When I was 13, I changed my sense of style and personality in an attempt to fit in. At 18, I held my breath and handed over my virginity when someone expected it from me. At 21, I chose a career that promised success and respect rather than passion and aspiration. For nearly twenty-two years, I placed pieces of myself aside to make room for someone else. I filled myself with other people’s expectations – all while working towards the ultimate achievement as a woman: motherhood.
Then I got there. I became a mom – riddled with holes like a piece of Swiss cheese. And with all of its expectations and demands, motherhood hit me like a truck. I was thrust into this role believing my instinct would kick in – that the sense of fulfillment would come. But instead, being a mom threw me into an earth-shattering identity crisis.
I had no idea who I was. Motherhood felt like a prison. Because while I grew up believing motherhood would fulfill me, it became the root cause of my blame for the way I looked, for my career falling apart, for my marriage getting rocky, and for not being able to look in the mirror and recognize who I was.
When I realized motherhood didn’t make me feel instantly fulfilled – as the world promised me – I began to think I was broken. The pieces of other people I had filled myself with, fell away – exposing holes that desperately needed to be filled with the pieces of who I truly was.
Losing yourself doesn’t happen overnight. It’s a long, drawn-out process. And that's kind of the crappiest part about this whole thing. Many of us don’t realize how discombobulated we really are until we have kids of our own. Then “self-care” is shoved down our throats like it’s some sort of magic solution to healing. It’s not. It takes way more than a yoga class every now and then. Though, I will say – I recently got my first Brazilian, and I’ve never felt more confident in my life. My vagina looks like a chicken breast, but some weird psychological magic is happening there.
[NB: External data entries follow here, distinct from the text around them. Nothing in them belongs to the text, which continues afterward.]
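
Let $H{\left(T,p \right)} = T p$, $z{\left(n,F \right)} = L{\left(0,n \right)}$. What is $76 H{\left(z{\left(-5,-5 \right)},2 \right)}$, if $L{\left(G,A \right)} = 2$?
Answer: $304$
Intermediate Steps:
$z{\left(n,F \right)} = 2$
$76 H{\left(z{\left(-5,-5 \right)},2 \right)} = 76 \cdot 2 \cdot 2 = 76 \cdot 4 = 304$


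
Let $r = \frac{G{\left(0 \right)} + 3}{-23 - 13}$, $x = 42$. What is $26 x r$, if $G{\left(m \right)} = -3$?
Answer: $0$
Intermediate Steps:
$r = 0$ ($r = \frac{-3 + 3}{-23 - 13} = \frac{0}{-36} = 0 \left(- \frac{1}{36}\right) = 0$)
$26 x r = 26 \cdot 42 \cdot 0 = 1092 \cdot 0 = 0$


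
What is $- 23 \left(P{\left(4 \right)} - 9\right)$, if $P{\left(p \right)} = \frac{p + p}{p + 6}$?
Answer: $\frac{943}{5} \approx 188.6$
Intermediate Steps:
$P{\left(p \right)} = \frac{2 p}{6 + p}$
$- 23 \left(P{\left(4 \right)} - 9\right) = - 23 \left(2 \cdot 4 \frac{1}{6 + 4} - 9\right) = - 23 \left(2 \cdot 4 \cdot \frac{1}{10} - 9\right) = - 23 \left(\frac{4}{5} - 9\right) = \left(-23\right) \left(- \frac{41}{5}\right) = \frac{943}{5}$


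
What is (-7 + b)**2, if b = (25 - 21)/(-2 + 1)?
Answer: 121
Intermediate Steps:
b = -4 (b = 4/(-1) = 4*(-1) = -4)
(-7 + b)**2 = (-7 - 4)**2 = (-11)**2 = 121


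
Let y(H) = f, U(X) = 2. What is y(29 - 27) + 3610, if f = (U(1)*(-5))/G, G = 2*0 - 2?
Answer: 3615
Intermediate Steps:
G = -2 (G = 0 - 2 = -2)
f = 5 (f = (2*(-5))/(-2) = -10*(-½) = 5)
y(H) = 5
y(29 - 27) + 3610 = 5 + 3610 = 3615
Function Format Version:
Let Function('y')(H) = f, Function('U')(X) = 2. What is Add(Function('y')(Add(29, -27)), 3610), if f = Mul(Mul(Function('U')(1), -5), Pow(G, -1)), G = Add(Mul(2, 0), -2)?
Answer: 3615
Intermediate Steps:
G = -2 (G = Add(0, -2) = -2)
f = 5 (f = Mul(Mul(2, -5), Pow(-2, -1)) = Mul(-10, Rational(-1, 2)) = 5)
Function('y')(H) = 5
Add(Function('y')(Add(29, -27)), 3610) = Add(5, 3610) = 3615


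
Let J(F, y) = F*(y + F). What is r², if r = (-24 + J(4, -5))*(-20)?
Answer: 313600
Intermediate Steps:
J(F, y) = F*(F + y)
r = 560 (r = (-24 + 4*(4 - 5))*(-20) = (-24 + 4*(-1))*(-20) = (-24 - 4)*(-20) = -28*(-20) = 560)
r² = 560² = 313600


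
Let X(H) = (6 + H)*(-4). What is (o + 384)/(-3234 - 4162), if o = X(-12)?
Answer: -102/1849 ≈ -0.055165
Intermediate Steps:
X(H) = -24 - 4*H
o = 24 (o = -24 - 4*(-12) = -24 + 48 = 24)
(o + 384)/(-3234 - 4162) = (24 + 384)/(-3234 - 4162) = 408/(-7396) = 408*(-1/7396) = -102/1849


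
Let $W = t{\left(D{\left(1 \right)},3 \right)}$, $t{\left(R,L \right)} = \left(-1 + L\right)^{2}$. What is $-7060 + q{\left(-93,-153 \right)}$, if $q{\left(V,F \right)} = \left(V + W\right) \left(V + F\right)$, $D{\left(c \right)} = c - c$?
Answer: $14834$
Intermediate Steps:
$D{\left(c \right)} = 0$
$W = 4$ ($W = \left(-1 + 3\right)^{2} = 2^{2} = 4$)
$q{\left(V,F \right)} = \left(4 + V\right) \left(F + V\right)$ ($q{\left(V,F \right)} = \left(V + 4\right) \left(V + F\right) = \left(4 + V\right) \left(F + V\right)$)
$-7060 + q{\left(-93,-153 \right)} = -7060 + \left(\left(-93\right)^{2} + 4 \left(-153\right) + 4 \left(-93\right) - -14229\right) = -7060 + \left(8649 - 612 - 372 + 14229\right) = -7060 + 21894 = 14834$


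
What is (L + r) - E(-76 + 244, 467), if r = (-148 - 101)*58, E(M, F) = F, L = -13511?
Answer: -28420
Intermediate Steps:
r = -14442 (r = -249*58 = -14442)
(L + r) - E(-76 + 244, 467) = (-13511 - 14442) - 1*467 = -27953 - 467 = -28420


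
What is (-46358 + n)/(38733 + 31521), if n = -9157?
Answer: -18505/23418 ≈ -0.79020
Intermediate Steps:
(-46358 + n)/(38733 + 31521) = (-46358 - 9157)/(38733 + 31521) = -55515/70254 = -55515*1/70254 = -18505/23418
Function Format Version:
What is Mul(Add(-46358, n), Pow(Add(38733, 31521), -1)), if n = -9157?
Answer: Rational(-18505, 23418) ≈ -0.79020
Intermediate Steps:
Mul(Add(-46358, n), Pow(Add(38733, 31521), -1)) = Mul(Add(-46358, -9157), Pow(Add(38733, 31521), -1)) = Mul(-55515, Pow(70254, -1)) = Mul(-55515, Rational(1, 70254)) = Rational(-18505, 23418)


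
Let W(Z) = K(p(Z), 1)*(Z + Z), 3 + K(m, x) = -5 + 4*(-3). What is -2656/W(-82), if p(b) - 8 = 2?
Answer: -166/205 ≈ -0.80976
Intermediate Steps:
p(b) = 10 (p(b) = 8 + 2 = 10)
K(m, x) = -20 (K(m, x) = -3 + (-5 + 4*(-3)) = -3 + (-5 - 12) = -3 - 17 = -20)
W(Z) = -40*Z (W(Z) = -20*(Z + Z) = -40*Z)
-2656/W(-82) = -2656/((-40*(-82))) = -2656/3280 = -2656*1/3280 = -166/205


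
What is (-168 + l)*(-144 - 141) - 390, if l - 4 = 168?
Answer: -1530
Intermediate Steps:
l = 172 (l = 4 + 168 = 172)
(-168 + l)*(-144 - 141) - 390 = (-168 + 172)*(-144 - 141) - 390 = 4*(-285) - 390 = -1140 - 390 = -1530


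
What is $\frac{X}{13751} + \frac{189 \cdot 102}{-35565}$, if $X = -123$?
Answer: $- \frac{89822091}{163018105} \approx -0.55099$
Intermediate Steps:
$\frac{X}{13751} + \frac{189 \cdot 102}{-35565} = - \frac{123}{13751} + \frac{189 \cdot 102}{-35565} = \left(-123\right) \frac{1}{13751} + 19278 \left(- \frac{1}{35565}\right) = - \frac{123}{13751} - \frac{6426}{11855} = - \frac{89822091}{163018105}$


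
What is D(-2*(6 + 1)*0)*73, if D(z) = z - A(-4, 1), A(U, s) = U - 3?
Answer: 511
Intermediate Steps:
A(U, s) = -3 + U
D(z) = 7 + z (D(z) = z - (-3 - 4) = z - 1*(-7) = z + 7 = 7 + z)
D(-2*(6 + 1)*0)*73 = (7 - 2*(6 + 1)*0)*73 = (7 - 2*7*0)*73 = (7 - 14*0)*73 = (7 + 0)*73 = 7*73 = 511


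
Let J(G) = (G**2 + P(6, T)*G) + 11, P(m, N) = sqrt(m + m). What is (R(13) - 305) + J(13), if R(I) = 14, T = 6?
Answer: -111 + 26*sqrt(3) ≈ -65.967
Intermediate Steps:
P(m, N) = sqrt(2)*sqrt(m) (P(m, N) = sqrt(2*m) = sqrt(2)*sqrt(m))
J(G) = 11 + G**2 + 2*G*sqrt(3) (J(G) = (G**2 + (sqrt(2)*sqrt(6))*G) + 11 = (G**2 + (2*sqrt(3))*G) + 11 = (G**2 + 2*G*sqrt(3)) + 11 = 11 + G**2 + 2*G*sqrt(3))
(R(13) - 305) + J(13) = (14 - 305) + (11 + 13**2 + 2*13*sqrt(3)) = -291 + (11 + 169 + 26*sqrt(3)) = -291 + (180 + 26*sqrt(3)) = -111 + 26*sqrt(3)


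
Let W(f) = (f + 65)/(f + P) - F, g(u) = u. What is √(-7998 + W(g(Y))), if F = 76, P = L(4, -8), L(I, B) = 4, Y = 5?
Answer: 2*I*√18149/3 ≈ 89.812*I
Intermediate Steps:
P = 4
W(f) = -76 + (65 + f)/(4 + f) (W(f) = (f + 65)/(f + 4) - 1*76 = (65 + f)/(4 + f) - 76 = -76 + (65 + f)/(4 + f))
√(-7998 + W(g(Y))) = √(-7998 + (-239 - 75*5)/(4 + 5)) = √(-7998 + (-239 - 375)/9) = √(-7998 + (⅑)*(-614)) = √(-7998 - 614/9) = √(-72596/9) = 2*I*√18149/3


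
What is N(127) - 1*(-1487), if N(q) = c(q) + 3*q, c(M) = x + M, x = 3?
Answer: 1998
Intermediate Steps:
c(M) = 3 + M
N(q) = 3 + 4*q (N(q) = (3 + q) + 3*q = 3 + 4*q)
N(127) - 1*(-1487) = (3 + 4*127) - 1*(-1487) = (3 + 508) + 1487 = 511 + 1487 = 1998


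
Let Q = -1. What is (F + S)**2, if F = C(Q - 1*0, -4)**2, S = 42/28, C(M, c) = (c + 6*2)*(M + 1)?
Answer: 9/4 ≈ 2.2500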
Being a mother is something I’ve dreamed of since I was a little girl, and never in my mind or my heart did I anticipate motherhood would be the thing that resurfaces all of my trauma, insecurities, and failures. But when I think about it, it makes complete sense that motherhood is when most women feel lost. We’re faced with this overwhelming love and responsibility to raise a child when there’s a child inside all of us that never had the opportunity to grow up.
But here’s the great thing about motherhood, though, kids bring perspective. They see things through rose-coloured glasses and shine brightly in this world like a light. Society hasn’t touched them yet – it hasn’t dulled their sparkle. And just like a candle in a Jack-o-Lantern, my children’s light beamed through my holes, all the pieces of myself that I had given away, and showed me where I needed to piece myself back together.